Tuesday, April 6, 2004
Carmel on the Case: Marlins Stadium
This afternoon was much more than just a game for the Florida Marlins and their fans. With the start of the new baseball season, one has to wonder how many more opening days will be played at Pro Player Stadium. The team is looking for a new field of dreams. But not everybody is convinced it's the right strategy for Miami-Dade County. Carmel Cafiero is On The Case.
(WSVN) -- For baseball fans, there's nothing like opening day... Especially this opening day.
Six months since the World Series, the Marlins and their fans are still basking in the glow of last year's miracle season.
But now the team is playing another high stakes game -- getting their own stadium.
Marlins President David Samson: "In order to compete with the other teams in baseball we need to get the revenues that other teams do. We're one of the last remaining teams that have to share revenues with the stadium as opposed to keeping it for the team and giving it to players to play."
A retractable roofed stadium will cost in the neighborhood of 325-million dollars.
The team would put up 137-million and Miami-Dade County leaders would throw in 73-million in tourist tax dollars.
But that leaves a 115-million dollar shortfall.
And you can forget any money coming from Tallahassee.
The president of the state senate has already said he will veto using any state sales tax to finance a ballpark.
Miami-Dade CommissionerJimmy Morales: "There are better uses for public money than building a stadium. For example, investing in our convention and development center that does bring tourists and business people to Miami."
Morales argues baseball doesn't expand the local economy.
Morales: "It's mostly local fans who buy tickets, local fans who buy products, so it's just moving money around that's already here."
Mayor Alex Penelas disagrees.
He says baseball is good for South Florida's image.
Penelas: "I think the Marlins have become a community asset. It's just not about the players and the ownership. Look how we came together during the world series run. I think it would be a sad day if we lost baseball."
And that's exactly what the Marlins threaten... if they don't get what they want.
Marlins OwnerJeffrey Loria: "If we're not going to consider ourselves a major city, then we won't get it done. But if this is to be a major city then everybody-- people, politicians, financial people, we'll all have to get together and get this damn thing done in the next 30 days."
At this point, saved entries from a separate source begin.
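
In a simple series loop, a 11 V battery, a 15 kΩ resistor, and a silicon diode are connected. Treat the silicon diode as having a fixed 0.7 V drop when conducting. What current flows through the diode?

I ≈ 0.69 mA

KVL around the loop: 11 = V_D + I·R = 0.7 + I × 15 kΩ.
So I = (11 − 0.7) / 15 kΩ = 10.3 / 15 = 0.687 mA.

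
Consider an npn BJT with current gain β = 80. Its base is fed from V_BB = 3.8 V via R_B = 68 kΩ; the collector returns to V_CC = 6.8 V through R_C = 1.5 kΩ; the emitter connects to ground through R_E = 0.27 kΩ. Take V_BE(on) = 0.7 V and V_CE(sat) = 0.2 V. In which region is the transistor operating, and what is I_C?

Assume active. Base-emitter loop: I_B = (V_BB − V_BE)/(R_B + (β+1)R_E) = (3.8 − 0.7)/(68 + 81×0.27) = 0.0345 mA.
I_C = β·I_B = 80×0.0345 = 2.76 mA.
V_CE = V_CC − I_C·R_C − I_E·R_E = 6.8 − 2.76×1.5 − 2.79×0.27 = 1.91 V > V_CE(sat), so the active-region assumption holds.

active; I_C ≈ 2.8 mA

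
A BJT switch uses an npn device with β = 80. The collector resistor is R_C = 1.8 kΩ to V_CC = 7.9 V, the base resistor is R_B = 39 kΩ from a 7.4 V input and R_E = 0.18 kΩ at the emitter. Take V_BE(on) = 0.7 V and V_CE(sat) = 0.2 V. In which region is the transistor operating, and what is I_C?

Assume active: I_B = (7.4 − 0.7)/(39 + 81×0.18) = 0.125 mA, I_C = β·I_B = 10 mA.
Then V_CE = 7.9 − 10×1.8 − 10.1×0.18 = -11.9 V < 0.2 V — the active assumption fails.
Re-solve with V_CE = 0.2 V. KCL at the emitter: V_E/R_E = (V_BB−0.7−V_E)/R_B + (V_CC−0.2−V_E)/R_C, giving V_E = 0.725 V.
I_C = (V_CC − 0.2 − V_E)/R_C = (7.7 − 0.725)/1.8 = 3.87 mA.
Check: I_B = (6.7 − 0.725)/39 = 0.153 mA, and β·I_B = 12.3 mA > I_C, confirming saturation.

saturation; I_C ≈ 3.9 mA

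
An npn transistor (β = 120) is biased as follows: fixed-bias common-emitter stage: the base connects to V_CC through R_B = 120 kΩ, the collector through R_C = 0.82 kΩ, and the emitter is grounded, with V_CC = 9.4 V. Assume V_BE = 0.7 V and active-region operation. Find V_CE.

V_CE ≈ 2.3 V

Base loop: V_CC = I_B·R_B + V_BE, so I_B = (9.4 − 0.7)/120 kΩ = 0.0725 mA.
In the active region I_C = β·I_B = 120 × 0.0725 = 8.7 mA.
Collector loop: V_CE = V_CC − I_C·R_C = 9.4 − 8.7×0.82 = 2.27 V.
Since V_CE = 2.27 V > V_CE(sat) ≈ 0.2 V, the transistor is in the active region as assumed.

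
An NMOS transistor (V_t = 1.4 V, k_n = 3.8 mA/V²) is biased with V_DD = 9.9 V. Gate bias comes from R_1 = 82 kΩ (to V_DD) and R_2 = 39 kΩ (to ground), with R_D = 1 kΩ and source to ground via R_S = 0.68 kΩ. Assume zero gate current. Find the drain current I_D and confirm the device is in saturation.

V_G = V_DD·R_2/(R_1+R_2) = 9.9×39/121 = 3.19 V.
Assume saturation: I_D = (k_n/2)(V_GS − V_t)² with V_GS = V_G − I_D·R_S = 3.19 − 0.68·I_D.
Substituting gives 0.879·I_D² − 5.63·I_D + 6.09 = 0, with roots I_D = 1.38 or 5.03 mA.
The root I_D = 5.03 mA gives V_GS = -0.226 V ≤ V_t, so take I_D = 1.38 mA.
Then V_GS = 2.25 V and V_DS = V_DD − I_D(R_D+R_S) = 9.9 − 1.38×1.68 = 7.58 V.
Saturation requires V_DS ≥ V_GS − V_t = 0.852 V; 7.58 ≥ 0.852 ✓.

I_D ≈ 1.4 mA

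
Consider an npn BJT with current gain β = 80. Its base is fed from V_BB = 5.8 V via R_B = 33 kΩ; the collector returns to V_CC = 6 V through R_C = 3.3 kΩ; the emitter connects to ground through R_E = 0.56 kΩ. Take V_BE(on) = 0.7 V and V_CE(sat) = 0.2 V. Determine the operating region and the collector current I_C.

Assume active: I_B = (5.8 − 0.7)/(33 + 81×0.56) = 0.0651 mA, I_C = β·I_B = 5.21 mA.
Then V_CE = 6 − 5.21×3.3 − 5.27×0.56 = -14.1 V < 0.2 V — the active assumption fails.
Re-solve with V_CE = 0.2 V. KCL at the emitter: V_E/R_E = (V_BB−0.7−V_E)/R_B + (V_CC−0.2−V_E)/R_C, giving V_E = 0.902 V.
I_C = (V_CC − 0.2 − V_E)/R_C = (5.8 − 0.902)/3.3 = 1.48 mA.
Check: I_B = (5.1 − 0.902)/33 = 0.127 mA, and β·I_B = 10.2 mA > I_C, confirming saturation.

saturation; I_C ≈ 1.5 mA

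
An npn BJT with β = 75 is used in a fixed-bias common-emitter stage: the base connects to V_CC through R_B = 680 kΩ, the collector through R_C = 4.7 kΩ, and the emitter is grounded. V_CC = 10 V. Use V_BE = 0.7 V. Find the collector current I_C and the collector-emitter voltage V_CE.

I_C ≈ 1 mA, V_CE ≈ 5.2 V

Base loop: V_CC = I_B·R_B + V_BE, so I_B = (10 − 0.7)/680 kΩ = 0.0137 mA.
In the active region I_C = β·I_B = 75 × 0.0137 = 1.03 mA.
Collector loop: V_CE = V_CC − I_C·R_C = 10 − 1.03×4.7 = 5.18 V.
Since V_CE = 5.18 V > V_CE(sat) ≈ 0.2 V, the transistor is in the active region as assumed.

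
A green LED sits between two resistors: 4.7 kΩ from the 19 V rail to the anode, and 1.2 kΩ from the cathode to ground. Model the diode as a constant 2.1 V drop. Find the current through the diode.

I ≈ 2.9 mA

The two resistors are in series with the diode, so KVL gives 19 = I·4.7 + 2.1 + I·1.2.
I = (19 − 2.1) / (4.7 + 1.2) kΩ = 16.9 / 5.9 = 2.86 mA.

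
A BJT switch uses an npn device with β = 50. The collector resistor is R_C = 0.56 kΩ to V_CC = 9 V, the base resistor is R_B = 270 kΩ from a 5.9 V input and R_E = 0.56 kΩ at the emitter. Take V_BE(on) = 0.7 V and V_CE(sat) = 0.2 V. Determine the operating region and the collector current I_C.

Assume active. Base-emitter loop: I_B = (V_BB − V_BE)/(R_B + (β+1)R_E) = (5.9 − 0.7)/(270 + 51×0.56) = 0.0174 mA.
I_C = β·I_B = 50×0.0174 = 0.871 mA.
V_CE = V_CC − I_C·R_C − I_E·R_E = 9 − 0.871×0.56 − 0.888×0.56 = 8.01 V > V_CE(sat), so the active-region assumption holds.

active; I_C ≈ 0.87 mA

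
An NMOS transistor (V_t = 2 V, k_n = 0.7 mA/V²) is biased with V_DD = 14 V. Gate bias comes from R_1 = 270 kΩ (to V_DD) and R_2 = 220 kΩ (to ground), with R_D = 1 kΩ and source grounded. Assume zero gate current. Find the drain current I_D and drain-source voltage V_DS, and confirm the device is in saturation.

I_D ≈ 6.4 mA, V_DS ≈ 7.6 V

V_G = V_DD·R_2/(R_1+R_2) = 14×220/490 = 6.29 V. With the source grounded, V_GS = V_G = 6.29 V.
Assume saturation: I_D = (k_n/2)(V_GS − V_t)² = (0.7/2)×(6.29 − 2)² = 0.35×4.29² = 6.43 mA.
V_DS = V_DD − I_D·R_D = 14 − 6.43×1 = 7.57 V.
Saturation requires V_DS ≥ V_GS − V_t = 4.29 V; 7.57 ≥ 4.29 ✓.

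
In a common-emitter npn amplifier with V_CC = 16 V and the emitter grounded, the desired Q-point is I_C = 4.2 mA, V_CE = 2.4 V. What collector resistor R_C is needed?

Collector loop: V_CC = I_C·R_C + V_CE.
R_C = (V_CC − V_CE)/I_C = (16 − 2.4)/4.2 = 3.24 kΩ.

R_C ≈ 3.2 kΩ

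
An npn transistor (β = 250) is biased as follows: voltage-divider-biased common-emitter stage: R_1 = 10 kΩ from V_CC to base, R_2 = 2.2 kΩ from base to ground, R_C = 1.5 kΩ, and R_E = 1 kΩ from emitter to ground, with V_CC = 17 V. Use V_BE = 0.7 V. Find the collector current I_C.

Thevenize the base divider: V_Th = V_CC·R_2/(R_1+R_2) = 17×2.2/12.2 = 3.07 V, R_Th = R_1‖R_2 = 1.8 kΩ.
Base-emitter loop: V_Th = I_B·R_Th + V_BE + (β+1)I_B·R_E, so I_B = (3.07 − 0.7) / (1.8 + 251×1) = 0.00936 mA.
I_C = β·I_B = 250×0.00936 = 2.34 mA, and I_E = (β+1)I_B = 2.35 mA.
V_CE = V_CC − I_C·R_C − I_E·R_E = 17 − 2.34×1.5 − 2.35×1 = 11.1 V.
V_CE = 11.1 V > 0.2 V confirms active-region operation.

I_C ≈ 2.3 mA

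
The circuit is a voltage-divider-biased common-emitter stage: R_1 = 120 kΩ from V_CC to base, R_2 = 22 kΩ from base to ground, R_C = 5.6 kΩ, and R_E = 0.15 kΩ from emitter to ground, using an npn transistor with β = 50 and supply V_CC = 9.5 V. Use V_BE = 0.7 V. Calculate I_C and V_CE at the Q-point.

Thevenize the base divider: V_Th = V_CC·R_2/(R_1+R_2) = 9.5×22/142 = 1.47 V, R_Th = R_1‖R_2 = 18.6 kΩ.
Base-emitter loop: V_Th = I_B·R_Th + V_BE + (β+1)I_B·R_E, so I_B = (1.47 − 0.7) / (18.6 + 51×0.15) = 0.0294 mA.
I_C = β·I_B = 50×0.0294 = 1.47 mA, and I_E = (β+1)I_B = 1.5 mA.
V_CE = V_CC − I_C·R_C − I_E·R_E = 9.5 − 1.47×5.6 − 1.5×0.15 = 1.04 V.
V_CE = 1.04 V > 0.2 V confirms active-region operation.

I_C ≈ 1.5 mA, V_CE ≈ 1 V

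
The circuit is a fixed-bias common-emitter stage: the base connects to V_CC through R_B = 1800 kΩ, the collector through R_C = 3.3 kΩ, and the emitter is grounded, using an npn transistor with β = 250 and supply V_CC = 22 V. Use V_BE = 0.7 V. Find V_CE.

V_CE ≈ 12 V

Base loop: V_CC = I_B·R_B + V_BE, so I_B = (22 − 0.7)/1800 kΩ = 0.0118 mA.
In the active region I_C = β·I_B = 250 × 0.0118 = 2.96 mA.
Collector loop: V_CE = V_CC − I_C·R_C = 22 − 2.96×3.3 = 12.2 V.
Since V_CE = 12.2 V > V_CE(sat) ≈ 0.2 V, the transistor is in the active region as assumed.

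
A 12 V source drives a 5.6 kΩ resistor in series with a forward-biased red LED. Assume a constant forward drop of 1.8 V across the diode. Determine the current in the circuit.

KVL around the loop: 12 = V_D + I·R = 1.8 + I × 5.6 kΩ.
So I = (12 − 1.8) / 5.6 kΩ = 10.2 / 5.6 = 1.82 mA.

I ≈ 1.8 mA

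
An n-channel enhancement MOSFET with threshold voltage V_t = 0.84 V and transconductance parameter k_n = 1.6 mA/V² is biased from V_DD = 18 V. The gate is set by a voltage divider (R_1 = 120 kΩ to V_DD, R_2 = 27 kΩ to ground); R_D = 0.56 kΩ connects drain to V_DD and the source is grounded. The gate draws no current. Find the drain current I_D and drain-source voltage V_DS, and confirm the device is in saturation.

V_G = V_DD·R_2/(R_1+R_2) = 18×27/147 = 3.31 V. With the source grounded, V_GS = V_G = 3.31 V.
Assume saturation: I_D = (k_n/2)(V_GS − V_t)² = (1.6/2)×(3.31 − 0.84)² = 0.8×2.47² = 4.87 mA.
V_DS = V_DD − I_D·R_D = 18 − 4.87×0.56 = 15.3 V.
Saturation requires V_DS ≥ V_GS − V_t = 2.47 V; 15.3 ≥ 2.47 ✓.

I_D ≈ 4.9 mA, V_DS ≈ 15 V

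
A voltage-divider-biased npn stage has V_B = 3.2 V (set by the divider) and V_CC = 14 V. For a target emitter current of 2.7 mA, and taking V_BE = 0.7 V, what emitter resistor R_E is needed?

R_E ≈ 0.93 kΩ

V_E = V_B − V_BE = 3.2 − 0.7 = 2.5 V.
R_E = V_E / I_E = 2.5 / 2.7 = 0.926 kΩ.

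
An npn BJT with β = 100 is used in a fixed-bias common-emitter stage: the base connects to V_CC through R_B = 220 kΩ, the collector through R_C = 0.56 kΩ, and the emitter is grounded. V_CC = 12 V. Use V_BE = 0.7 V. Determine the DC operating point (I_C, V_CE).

I_C ≈ 5.1 mA, V_CE ≈ 9.1 V

Base loop: V_CC = I_B·R_B + V_BE, so I_B = (12 − 0.7)/220 kΩ = 0.0514 mA.
In the active region I_C = β·I_B = 100 × 0.0514 = 5.14 mA.
Collector loop: V_CE = V_CC − I_C·R_C = 12 − 5.14×0.56 = 9.12 V.
Since V_CE = 9.12 V > V_CE(sat) ≈ 0.2 V, the transistor is in the active region as assumed.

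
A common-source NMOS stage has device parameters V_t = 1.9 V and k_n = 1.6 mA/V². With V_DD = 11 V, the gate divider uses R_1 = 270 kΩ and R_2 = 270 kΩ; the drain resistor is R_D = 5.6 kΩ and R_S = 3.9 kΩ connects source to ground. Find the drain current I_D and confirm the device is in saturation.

V_G = V_DD·R_2/(R_1+R_2) = 11×270/540 = 5.5 V.
Assume saturation: I_D = (k_n/2)(V_GS − V_t)² with V_GS = V_G − I_D·R_S = 5.5 − 3.9·I_D.
Substituting gives 12.2·I_D² − 23.5·I_D + 10.4 = 0, with roots I_D = 0.686 or 1.24 mA.
The root I_D = 1.24 mA gives V_GS = 0.654 V ≤ V_t, so take I_D = 0.686 mA.
Then V_GS = 2.83 V and V_DS = V_DD − I_D(R_D+R_S) = 11 − 0.686×9.5 = 4.49 V.
Saturation requires V_DS ≥ V_GS − V_t = 0.926 V; 4.49 ≥ 0.926 ✓.

I_D ≈ 0.69 mA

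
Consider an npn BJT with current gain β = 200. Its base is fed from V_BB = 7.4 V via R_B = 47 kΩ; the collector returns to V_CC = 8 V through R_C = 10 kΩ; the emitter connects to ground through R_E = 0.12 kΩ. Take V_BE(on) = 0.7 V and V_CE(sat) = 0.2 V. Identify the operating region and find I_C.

Assume active: I_B = (7.4 − 0.7)/(47 + 201×0.12) = 0.0942 mA, I_C = β·I_B = 18.8 mA.
Then V_CE = 8 − 18.8×10 − 18.9×0.12 = -183 V < 0.2 V — the active assumption fails.
Re-solve with V_CE = 0.2 V. KCL at the emitter: V_E/R_E = (V_BB−0.7−V_E)/R_B + (V_CC−0.2−V_E)/R_C, giving V_E = 0.109 V.
I_C = (V_CC − 0.2 − V_E)/R_C = (7.8 − 0.109)/10 = 0.769 mA.
Check: I_B = (6.7 − 0.109)/47 = 0.14 mA, and β·I_B = 28 mA > I_C, confirming saturation.

saturation; I_C ≈ 0.77 mA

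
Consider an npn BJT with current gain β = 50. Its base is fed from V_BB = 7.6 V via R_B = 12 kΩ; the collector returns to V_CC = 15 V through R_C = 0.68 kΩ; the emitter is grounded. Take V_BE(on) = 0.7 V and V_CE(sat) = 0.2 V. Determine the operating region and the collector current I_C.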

Mark Rosentraub, however, disagrees.
As a stadium-financing expert, he thinks the Marlins are bluffing.
And if they did leave, Rosentraub thinks they could get sued on anti trust issues.
Rosentraub: "For the Marlins to justify a move under existing law, they would have to prove there was no partner willing to negotiate with them and all the evidence is to the contrary."
Rosentraub says city and county leaders should be tough negotiators because while baseball may be good for a community's image... The economic value of a new stadium is almost zero.
So far, Miami-Dade leaders have offered the Marlins a new stadium at the old Miami Arena Downtown, and the Orange Bowl site... both turned down by the Marlins.
Mark Rosentraub: "If a new stadium for the Marlins is built on the site of the Orange Bowl and that assists the city in the redevelopment of that area in Miami then a stadium makes good sense."
Rosentraub however says there is one location that clearly doesn't make sense - the 30-acre waterfront Bicentennial Park previously sought after by Marlins management.
Mark Rosentraub: "A bad deal for a city is building a stadium where you don't need it, where you build it on land that is already deemed by the market to be very valuable and development is going to occur there, whether you put the stadium there or not."
The Marlins say they too are just negotiating in good faith.
David Samson: "What we're all looking for is a deal that makes sense because our goal is simple: to make sure the Marlins stay in South Florida."
But if they do stay in South Florida, the money from a new stadium does not guarantee success.
The last three cities to build a new park - Cincinnati, Pittsburgh, and Milwaukee - all fielded teams with losing records.
Carmel Cafiero: "If there is a new stadium - it would have 38-thousand seats. So far this year the Marlins have only sold - seven thousand season tickets... and that's up 60-percent from previous years without a World Series win. Carmel Cafiero Seven news."